No puede precisarse ya si el capitán Juan Castellanos, jefe de la Sección Política del Buró de Investigaciones de la Policía Nacional, que dirigía el operativo, llamó por radio al teniente Laurent una vez efectuada la detención, o si Laurent estaba allí o apareció sin que nadie lo llamara. Dicen que exigió a Castellanos la entrega del detenido, pero tampoco se sabe si Castellanos lo hizo no sin resistencia. Se dice que en un primer instante hubo negativa por parte del oficial del Buró de Investigaciones, pero que, a una llamada de Laurent, un oficial superior se comunicó con Castellanos y le ordenó que entregara al detenido. Era Laurent el oficial a cargo de su persecución directa.

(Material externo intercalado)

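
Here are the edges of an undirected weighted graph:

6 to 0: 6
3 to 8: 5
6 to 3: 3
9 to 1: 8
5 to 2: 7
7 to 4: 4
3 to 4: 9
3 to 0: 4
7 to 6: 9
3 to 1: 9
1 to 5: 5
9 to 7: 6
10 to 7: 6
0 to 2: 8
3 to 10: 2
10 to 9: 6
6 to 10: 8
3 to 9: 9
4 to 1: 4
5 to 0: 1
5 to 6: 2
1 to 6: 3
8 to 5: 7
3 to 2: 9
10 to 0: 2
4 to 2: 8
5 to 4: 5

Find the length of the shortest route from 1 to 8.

Candidate routes:
1–6–3–8: 3+3+5 = 11
1–3–8: 9+5 = 14
1–5–8: 5+7 = 12
1–6–5–8: 3+2+7 = 12
Cheapest is 1–6–3–8 at 11.

11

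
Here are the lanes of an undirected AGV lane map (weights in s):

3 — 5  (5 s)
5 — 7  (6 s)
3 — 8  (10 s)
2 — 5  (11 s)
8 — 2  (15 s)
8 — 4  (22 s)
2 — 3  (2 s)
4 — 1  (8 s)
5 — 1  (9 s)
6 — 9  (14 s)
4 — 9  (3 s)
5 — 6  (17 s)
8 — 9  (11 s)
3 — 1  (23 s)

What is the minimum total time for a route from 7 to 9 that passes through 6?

Shortest 7→6: 7 → 5 → 6 = 23
Shortest 6→9: 6 → 9 = 14
Total via 6: 23 + 14 = 37 s.

37 s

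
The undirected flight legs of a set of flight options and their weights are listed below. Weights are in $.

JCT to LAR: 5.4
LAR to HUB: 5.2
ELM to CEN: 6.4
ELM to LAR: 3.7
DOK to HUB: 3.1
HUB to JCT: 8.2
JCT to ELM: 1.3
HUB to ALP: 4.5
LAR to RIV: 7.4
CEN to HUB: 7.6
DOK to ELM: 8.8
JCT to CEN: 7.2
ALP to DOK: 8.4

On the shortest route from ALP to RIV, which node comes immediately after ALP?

HUB

Compare a few routes:
ALP → HUB → LAR → RIV: 4.5+5.2+7.4 = 17.1
ALP → DOK → HUB → LAR → RIV: 8.4+3.1+5.2+7.4 = 24.1
The minimum is $17.1 via ALP → HUB → LAR → RIV.
So from ALP the first move is to HUB.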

—¡Agárrenmelo! —ordenó Laurent y dos de sus hombres sujetaron a Agostini. El oficial del Servicio de Inteligencia Naval le pegó entonces en la nuca con la culata de su ametralladora y Agostini se desplomó, inconsciente. Laurent disparó entonces varias veces. Le dio dos tiros de gracia. Uno le salió por el pómulo izquierdo y el otro le vació el ojo derecho. Conducido en un automóvil a la casa de socorros del Vedado, lo tiraron allí sobre el pavimento y lo arrastraron por las piernas hacia la instalación de salud hasta que la protesta de los vecinos obligó a buscar una camilla. Los médicos constataron un cuadro pavoroso: contando solo los orificios de entrada, el cadáver —cabeza, tórax y abdomen— lucía rociado de plomo.

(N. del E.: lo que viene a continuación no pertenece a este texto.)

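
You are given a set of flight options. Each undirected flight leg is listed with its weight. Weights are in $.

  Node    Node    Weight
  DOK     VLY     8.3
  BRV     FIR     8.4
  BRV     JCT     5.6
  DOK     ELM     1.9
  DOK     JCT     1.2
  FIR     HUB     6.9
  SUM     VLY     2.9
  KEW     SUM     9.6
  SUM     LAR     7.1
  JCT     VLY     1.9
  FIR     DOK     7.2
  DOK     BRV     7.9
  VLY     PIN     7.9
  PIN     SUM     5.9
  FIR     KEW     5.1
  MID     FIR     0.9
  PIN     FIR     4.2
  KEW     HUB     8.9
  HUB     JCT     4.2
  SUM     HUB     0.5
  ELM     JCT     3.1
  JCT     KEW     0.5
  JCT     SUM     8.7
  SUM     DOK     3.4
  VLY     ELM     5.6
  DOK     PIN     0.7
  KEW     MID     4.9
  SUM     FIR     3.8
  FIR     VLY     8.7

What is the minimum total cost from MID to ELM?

Settle nodes by increasing distance from MID:
MID: 0
FIR: 0.9  (via MID)
SUM: 4.7  (via FIR)
KEW: 4.9  (via MID)
PIN: 5.1  (via FIR)
HUB: 5.2  (via SUM)
JCT: 5.4  (via KEW)
DOK: 5.8  (via PIN)
VLY: 7.3  (via JCT)
ELM: 7.7  (via DOK)
Shortest route: MID → FIR → PIN → DOK → ELM = $7.7.

$7.7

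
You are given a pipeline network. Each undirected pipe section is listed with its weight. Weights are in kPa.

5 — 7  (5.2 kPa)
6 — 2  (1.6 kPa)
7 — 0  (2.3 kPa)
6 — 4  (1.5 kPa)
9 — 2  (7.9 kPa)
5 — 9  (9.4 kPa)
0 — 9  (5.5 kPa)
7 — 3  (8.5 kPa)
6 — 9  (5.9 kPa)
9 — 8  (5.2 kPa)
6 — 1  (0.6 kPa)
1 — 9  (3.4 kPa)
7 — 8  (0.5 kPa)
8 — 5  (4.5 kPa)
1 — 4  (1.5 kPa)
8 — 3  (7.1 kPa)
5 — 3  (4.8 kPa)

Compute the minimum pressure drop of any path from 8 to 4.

10.1 kPa

Settle nodes by increasing distance from 8:
8: 0
7: 0.5  (via 8)
0: 2.8  (via 7)
5: 4.5  (via 8)
9: 5.2  (via 8)
3: 7.1  (via 8)
1: 8.6  (via 9)
6: 9.2  (via 1)
4: 10.1  (via 1)
Shortest route: 8 → 9 → 1 → 4 = 10.1 kPa.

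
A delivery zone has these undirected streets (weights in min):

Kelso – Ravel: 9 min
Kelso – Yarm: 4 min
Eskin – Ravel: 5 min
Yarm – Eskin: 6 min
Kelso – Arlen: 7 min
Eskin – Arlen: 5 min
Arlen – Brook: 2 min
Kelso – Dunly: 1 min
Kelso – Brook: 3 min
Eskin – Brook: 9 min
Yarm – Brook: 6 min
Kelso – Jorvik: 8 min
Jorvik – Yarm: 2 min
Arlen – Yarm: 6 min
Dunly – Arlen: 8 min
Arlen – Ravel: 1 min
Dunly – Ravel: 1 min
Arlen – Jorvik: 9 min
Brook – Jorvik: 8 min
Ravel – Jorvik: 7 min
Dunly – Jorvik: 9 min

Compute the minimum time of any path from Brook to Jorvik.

Shortest distances from Brook:
Brook: 0
Arlen: 2  (via Brook)
Ravel: 3  (via Arlen)
Kelso: 3  (via Brook)
Dunly: 4  (via Ravel)
Yarm: 6  (via Brook)
Eskin: 7  (via Arlen)
Jorvik: 8  (via Brook)
Shortest route: Brook–Jorvik = 8 min.

8 min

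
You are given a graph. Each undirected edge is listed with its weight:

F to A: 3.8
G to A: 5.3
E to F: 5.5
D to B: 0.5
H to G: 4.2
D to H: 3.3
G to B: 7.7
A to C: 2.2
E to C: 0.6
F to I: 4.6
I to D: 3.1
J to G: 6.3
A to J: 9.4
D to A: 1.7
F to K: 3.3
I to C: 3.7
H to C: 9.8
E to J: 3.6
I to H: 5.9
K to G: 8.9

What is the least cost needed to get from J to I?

7.9

Candidate routes:
J - E - C - I: 3.6+0.6+3.7 = 7.9
J - E - F - I: 3.6+5.5+4.6 = 13.7
J - E - C - A - D - I: 3.6+0.6+2.2+1.7+3.1 = 11.2
J - A - D - I: 9.4+1.7+3.1 = 14.2
The minimum is 7.9 via J - E - C - I.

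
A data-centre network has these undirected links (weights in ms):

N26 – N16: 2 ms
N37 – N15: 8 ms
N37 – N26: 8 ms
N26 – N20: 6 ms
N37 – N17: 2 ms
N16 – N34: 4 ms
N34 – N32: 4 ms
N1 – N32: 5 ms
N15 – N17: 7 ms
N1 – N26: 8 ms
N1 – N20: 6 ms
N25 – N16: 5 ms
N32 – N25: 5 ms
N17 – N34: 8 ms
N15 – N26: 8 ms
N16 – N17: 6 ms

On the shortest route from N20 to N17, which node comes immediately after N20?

Candidate routes:
N20 - N26 - N16 - N17: 6+2+6 = 14
N20 - N26 - N16 - N34 - N17: 6+2+4+8 = 20
N20 - N26 - N37 - N17: 6+8+2 = 16
N20 - N26 - N15 - N17: 6+8+7 = 21
The minimum is 14 ms via N20 - N26 - N16 - N17.
So from N20 the first move is to N26.

N26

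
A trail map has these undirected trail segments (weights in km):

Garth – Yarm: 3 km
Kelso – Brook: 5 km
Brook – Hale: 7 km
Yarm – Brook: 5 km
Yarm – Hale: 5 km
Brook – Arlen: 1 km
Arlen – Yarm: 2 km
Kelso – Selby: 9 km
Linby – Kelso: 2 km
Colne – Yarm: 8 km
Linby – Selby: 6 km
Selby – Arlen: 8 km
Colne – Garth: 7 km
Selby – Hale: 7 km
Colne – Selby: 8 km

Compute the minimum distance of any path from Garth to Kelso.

11 km

Settle nodes by increasing distance from Garth:
Garth: 0
Yarm: 3  (via Garth)
Arlen: 5  (via Yarm)
Brook: 6  (via Arlen)
Colne: 7  (via Garth)
Hale: 8  (via Yarm)
Kelso: 11  (via Brook)
Shortest route: Garth → Yarm → Arlen → Brook → Kelso = 11 km.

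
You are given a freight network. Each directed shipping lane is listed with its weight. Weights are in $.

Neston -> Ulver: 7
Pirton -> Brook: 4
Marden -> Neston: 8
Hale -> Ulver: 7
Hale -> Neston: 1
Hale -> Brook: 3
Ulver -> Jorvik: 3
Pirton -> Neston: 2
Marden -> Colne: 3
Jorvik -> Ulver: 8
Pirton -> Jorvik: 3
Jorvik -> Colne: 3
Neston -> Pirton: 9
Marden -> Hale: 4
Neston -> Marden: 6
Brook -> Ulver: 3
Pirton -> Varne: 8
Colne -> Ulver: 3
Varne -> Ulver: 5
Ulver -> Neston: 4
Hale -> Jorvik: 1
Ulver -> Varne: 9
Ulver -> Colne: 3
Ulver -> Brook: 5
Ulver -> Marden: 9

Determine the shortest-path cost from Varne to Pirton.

$18

Settle nodes by increasing distance from Varne:
Varne: 0
Ulver: 5  (via Varne)
Jorvik: 8  (via Ulver)
Colne: 8  (via Ulver)
Neston: 9  (via Ulver)
Brook: 10  (via Ulver)
Marden: 14  (via Ulver)
Hale: 18  (via Marden)
Pirton: 18  (via Neston)
Shortest route: Varne → Ulver → Neston → Pirton = $18.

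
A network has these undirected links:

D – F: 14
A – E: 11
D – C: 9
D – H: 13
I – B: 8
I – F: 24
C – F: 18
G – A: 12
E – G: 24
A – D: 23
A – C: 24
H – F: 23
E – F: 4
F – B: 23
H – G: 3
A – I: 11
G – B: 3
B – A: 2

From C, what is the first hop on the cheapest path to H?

D

Enumerating some paths:
C → D → H: 9+13 = 22
C → A → B → G → H: 24+2+3+3 = 32
C → A → G → H: 24+12+3 = 39
The minimum is 22 via C → D → H.
So from C the first move is to D.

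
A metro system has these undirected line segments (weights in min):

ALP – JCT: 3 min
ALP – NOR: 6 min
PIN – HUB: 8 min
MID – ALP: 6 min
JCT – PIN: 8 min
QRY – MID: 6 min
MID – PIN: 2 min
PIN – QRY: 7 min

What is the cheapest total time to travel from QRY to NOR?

18 min

Candidate routes:
QRY - PIN - MID - ALP - NOR: 7+2+6+6 = 21
QRY - PIN - JCT - ALP - NOR: 7+8+3+6 = 24
QRY - MID - ALP - NOR: 6+6+6 = 18
The minimum is 18 min via QRY - MID - ALP - NOR.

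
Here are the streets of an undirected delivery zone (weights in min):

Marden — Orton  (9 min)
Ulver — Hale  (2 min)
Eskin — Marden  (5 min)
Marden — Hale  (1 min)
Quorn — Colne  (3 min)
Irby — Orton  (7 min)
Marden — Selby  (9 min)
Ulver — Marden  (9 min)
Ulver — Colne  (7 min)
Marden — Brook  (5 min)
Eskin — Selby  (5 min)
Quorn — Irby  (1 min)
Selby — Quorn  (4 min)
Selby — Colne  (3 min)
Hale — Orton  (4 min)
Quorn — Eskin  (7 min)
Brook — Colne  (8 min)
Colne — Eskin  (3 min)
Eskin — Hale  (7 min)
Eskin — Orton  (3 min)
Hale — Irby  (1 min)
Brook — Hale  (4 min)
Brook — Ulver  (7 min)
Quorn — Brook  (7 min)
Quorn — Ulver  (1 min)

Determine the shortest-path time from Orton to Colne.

6 min

Running Dijkstra from Orton:
Orton: 0
Eskin: 3  (via Orton)
Hale: 4  (via Orton)
Marden: 5  (via Hale)
Irby: 5  (via Hale)
Colne: 6  (via Eskin)
Shortest route: Orton–Eskin–Colne = 6 min.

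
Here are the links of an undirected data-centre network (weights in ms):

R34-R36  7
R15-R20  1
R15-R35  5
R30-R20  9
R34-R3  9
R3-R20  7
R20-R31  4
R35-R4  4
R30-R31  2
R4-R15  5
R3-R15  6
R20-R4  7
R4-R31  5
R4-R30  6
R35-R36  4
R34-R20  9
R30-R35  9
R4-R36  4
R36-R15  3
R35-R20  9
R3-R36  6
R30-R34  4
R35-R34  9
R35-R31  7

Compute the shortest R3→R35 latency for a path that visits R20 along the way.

Shortest R3→R20: R3 → R20 = 7
Best R20 to R35: R20 → R15 → R35 costing 6
Total via R20: 7 + 6 = 13 ms.

13 ms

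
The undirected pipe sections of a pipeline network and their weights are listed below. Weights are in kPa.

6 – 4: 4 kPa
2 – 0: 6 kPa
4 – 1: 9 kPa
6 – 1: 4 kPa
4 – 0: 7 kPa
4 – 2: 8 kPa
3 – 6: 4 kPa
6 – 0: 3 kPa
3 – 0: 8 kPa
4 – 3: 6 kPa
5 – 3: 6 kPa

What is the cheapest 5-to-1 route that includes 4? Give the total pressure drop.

Best 5 to 4: 5–3–4 costing 12
Best 4 to 1: 4–6–1 costing 8
Total via 4: 12 + 8 = 20 kPa.

20 kPa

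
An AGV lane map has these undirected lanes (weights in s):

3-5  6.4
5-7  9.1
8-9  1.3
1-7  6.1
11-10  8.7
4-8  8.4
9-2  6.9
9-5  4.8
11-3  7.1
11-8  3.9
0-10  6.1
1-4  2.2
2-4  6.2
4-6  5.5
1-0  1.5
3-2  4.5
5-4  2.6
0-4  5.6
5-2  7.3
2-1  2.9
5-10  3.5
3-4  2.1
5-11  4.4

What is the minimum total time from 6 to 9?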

¿Quedará sin castigo la salvajada?

No había en aquellos días censura previa y la prensa oposicionista pudo informar en detalle sobre el alevoso asesinato. La FEU, por boca de José Antonio Echeverría, su presidente, denunció al régimen de Batista como responsable directo de tan horrendo crimen y señaló por su nombre a los autores materiales e inmateriales.

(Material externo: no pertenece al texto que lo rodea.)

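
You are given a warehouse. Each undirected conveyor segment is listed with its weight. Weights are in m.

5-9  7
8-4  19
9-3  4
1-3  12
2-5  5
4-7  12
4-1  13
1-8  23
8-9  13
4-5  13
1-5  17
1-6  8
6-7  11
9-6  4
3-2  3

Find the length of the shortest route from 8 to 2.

Compare a few routes:
8 → 9 → 5 → 2: 13+7+5 = 25
8 → 4 → 5 → 2: 19+13+5 = 37
8 → 1 → 3 → 2: 23+12+3 = 38
8 → 9 → 3 → 2: 13+4+3 = 20
The minimum is 20 m via 8 → 9 → 3 → 2.

20 m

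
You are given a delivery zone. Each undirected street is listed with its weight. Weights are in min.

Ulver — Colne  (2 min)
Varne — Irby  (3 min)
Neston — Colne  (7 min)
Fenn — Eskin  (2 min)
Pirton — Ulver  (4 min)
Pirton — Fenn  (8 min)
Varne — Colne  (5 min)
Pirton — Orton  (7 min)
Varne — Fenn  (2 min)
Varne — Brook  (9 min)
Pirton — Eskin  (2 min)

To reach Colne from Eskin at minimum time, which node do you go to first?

Pirton

Compare a few routes:
Eskin → Pirton → Ulver → Colne: 2+4+2 = 8
Eskin → Fenn → Varne → Colne: 2+2+5 = 9
Eskin → Fenn → Pirton → Ulver → Colne: 2+8+4+2 = 16
Cheapest is Eskin → Pirton → Ulver → Colne at 8 min.
So from Eskin the first move is to Pirton.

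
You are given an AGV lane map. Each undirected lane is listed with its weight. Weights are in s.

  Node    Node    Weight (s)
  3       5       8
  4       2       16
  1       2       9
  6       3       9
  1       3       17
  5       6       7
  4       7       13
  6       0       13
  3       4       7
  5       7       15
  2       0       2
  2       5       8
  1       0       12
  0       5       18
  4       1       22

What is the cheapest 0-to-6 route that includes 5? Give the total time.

Best 0 to 5: 0–2–5 costing 10
Best 5 to 6: 5–6 costing 7
Total via 5: 10 + 7 = 17 s.

17 s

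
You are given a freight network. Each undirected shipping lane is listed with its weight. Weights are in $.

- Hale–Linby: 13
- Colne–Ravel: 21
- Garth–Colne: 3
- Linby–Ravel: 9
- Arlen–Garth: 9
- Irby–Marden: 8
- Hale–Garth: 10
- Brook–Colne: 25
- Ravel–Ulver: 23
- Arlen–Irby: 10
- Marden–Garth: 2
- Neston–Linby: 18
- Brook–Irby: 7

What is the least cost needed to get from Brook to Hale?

Enumerating some paths:
Brook–Irby–Arlen–Garth–Hale: 7+10+9+10 = 36
Brook–Irby–Marden–Garth–Colne–Ravel–Linby–Hale: 7+8+2+3+21+9+13 = 63
Brook–Colne–Garth–Hale: 25+3+10 = 38
Brook–Irby–Marden–Garth–Hale: 7+8+2+10 = 27
The minimum is $27 via Brook–Irby–Marden–Garth–Hale.

$27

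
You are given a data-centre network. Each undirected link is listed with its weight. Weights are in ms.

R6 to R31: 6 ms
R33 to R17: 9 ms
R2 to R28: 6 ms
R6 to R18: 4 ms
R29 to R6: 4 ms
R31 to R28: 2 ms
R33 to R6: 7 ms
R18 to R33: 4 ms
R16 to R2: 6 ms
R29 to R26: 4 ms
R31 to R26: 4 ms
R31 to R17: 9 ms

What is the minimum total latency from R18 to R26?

12 ms

Enumerating some paths:
R18 → R33 → R6 → R31 → R26: 4+7+6+4 = 21
R18 → R33 → R6 → R29 → R26: 4+7+4+4 = 19
R18 → R6 → R29 → R26: 4+4+4 = 12
R18 → R6 → R31 → R26: 4+6+4 = 14
Cheapest is R18 → R6 → R29 → R26 at 12 ms.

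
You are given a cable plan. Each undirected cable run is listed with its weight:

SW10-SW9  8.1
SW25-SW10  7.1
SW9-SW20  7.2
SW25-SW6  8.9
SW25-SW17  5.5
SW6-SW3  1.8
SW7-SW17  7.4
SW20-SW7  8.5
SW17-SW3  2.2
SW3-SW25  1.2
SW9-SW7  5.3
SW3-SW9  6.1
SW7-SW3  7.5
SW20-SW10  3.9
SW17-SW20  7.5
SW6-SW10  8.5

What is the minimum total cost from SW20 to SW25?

Candidate routes:
SW20 - SW17 - SW25: 7.5+5.5 = 13
SW20 - SW10 - SW25: 3.9+7.1 = 11
SW20 - SW17 - SW3 - SW25: 7.5+2.2+1.2 = 10.9
SW20 - SW9 - SW3 - SW25: 7.2+6.1+1.2 = 14.5
Cheapest is SW20 - SW17 - SW3 - SW25 at 10.9.

10.9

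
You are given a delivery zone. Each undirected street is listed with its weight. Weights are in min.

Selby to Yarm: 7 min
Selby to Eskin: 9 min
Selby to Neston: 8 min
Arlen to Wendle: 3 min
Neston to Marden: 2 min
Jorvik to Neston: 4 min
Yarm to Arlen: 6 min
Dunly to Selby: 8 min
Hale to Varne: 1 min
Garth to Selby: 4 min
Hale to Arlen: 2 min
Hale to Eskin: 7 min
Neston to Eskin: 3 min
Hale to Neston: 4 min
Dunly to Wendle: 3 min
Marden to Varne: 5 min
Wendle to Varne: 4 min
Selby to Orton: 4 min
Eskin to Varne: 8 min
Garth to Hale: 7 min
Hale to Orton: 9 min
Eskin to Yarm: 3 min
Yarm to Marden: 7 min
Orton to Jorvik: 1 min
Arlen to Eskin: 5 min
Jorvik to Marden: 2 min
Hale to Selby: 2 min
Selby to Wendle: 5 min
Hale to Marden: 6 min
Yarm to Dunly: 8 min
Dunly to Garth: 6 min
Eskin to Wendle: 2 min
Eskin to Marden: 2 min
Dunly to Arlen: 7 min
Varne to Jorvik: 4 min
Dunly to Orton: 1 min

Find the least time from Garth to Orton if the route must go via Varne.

Shortest Garth→Varne: Garth–Selby–Hale–Varne = 7
Shortest Varne→Orton: Varne–Jorvik–Orton = 5
Total via Varne: 7 + 5 = 12 min.

12 min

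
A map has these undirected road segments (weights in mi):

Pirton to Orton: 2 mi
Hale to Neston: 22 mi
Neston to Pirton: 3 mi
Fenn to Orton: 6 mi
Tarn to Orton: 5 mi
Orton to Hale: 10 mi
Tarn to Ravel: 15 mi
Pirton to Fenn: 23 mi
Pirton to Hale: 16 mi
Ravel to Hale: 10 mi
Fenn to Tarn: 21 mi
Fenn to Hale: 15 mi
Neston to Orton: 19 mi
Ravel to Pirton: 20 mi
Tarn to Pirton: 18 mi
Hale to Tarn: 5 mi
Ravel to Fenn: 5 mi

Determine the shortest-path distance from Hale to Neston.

15 mi

Candidate routes:
Hale–Pirton–Neston: 16+3 = 19
Hale–Neston: 22 = 22
Hale–Fenn–Orton–Pirton–Neston: 15+6+2+3 = 26
Hale–Orton–Pirton–Neston: 10+2+3 = 15
Cheapest is Hale–Orton–Pirton–Neston at 15 mi.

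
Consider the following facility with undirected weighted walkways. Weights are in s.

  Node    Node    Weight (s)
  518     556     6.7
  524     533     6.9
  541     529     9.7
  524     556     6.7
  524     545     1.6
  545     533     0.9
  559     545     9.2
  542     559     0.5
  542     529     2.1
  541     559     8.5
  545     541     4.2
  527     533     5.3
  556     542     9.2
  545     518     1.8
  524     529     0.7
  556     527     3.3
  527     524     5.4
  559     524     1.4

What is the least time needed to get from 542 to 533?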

Fidel Castro, recién salido de la prisión, arremetió contra el crimen desde las páginas del matutino La Calle. Decía:

«¿Quedará sin castigo la salvajada? ¿Tiene acaso un grupo de hombres el derecho de arrancarle la vida a sus semejantes con más impunidad que la que tuvieron nunca los peores gánsteres?». —se preguntaba Fidel. Y concluía: «Hoy es Jorge Agostini, nuevo mártir en la lucha por la liberación nacional. ¿Quién será el próximo combatiente en caer acribillado?».

Coda

Juan Castellanos salió de Cuba con el triunfo de la Revolución y se radicó en República Dominicana. Poco después era apresado por la Inteligencia trujillista y sometido a torturas: le aplicaron descargas eléctricas y lo mantuvieron sumergido, hasta la barbilla, en un tanque de agua pestilente durante varios días. Nada reprobable hizo el exoficial cubano en Santo Domingo. El hecho fue producto de las rencillas existentes entre el exdictador Fulgencio Batista y Rafael L. Trujillo, el sátrapa dominicano. Lo cuenta el coronel Orlando Piedra, quien fuera jefe del Buró de Investigaciones de la Policía cubana, en sus memorias. Castellanos requirió de un tratamiento de electroshock para reponerse del mal momento.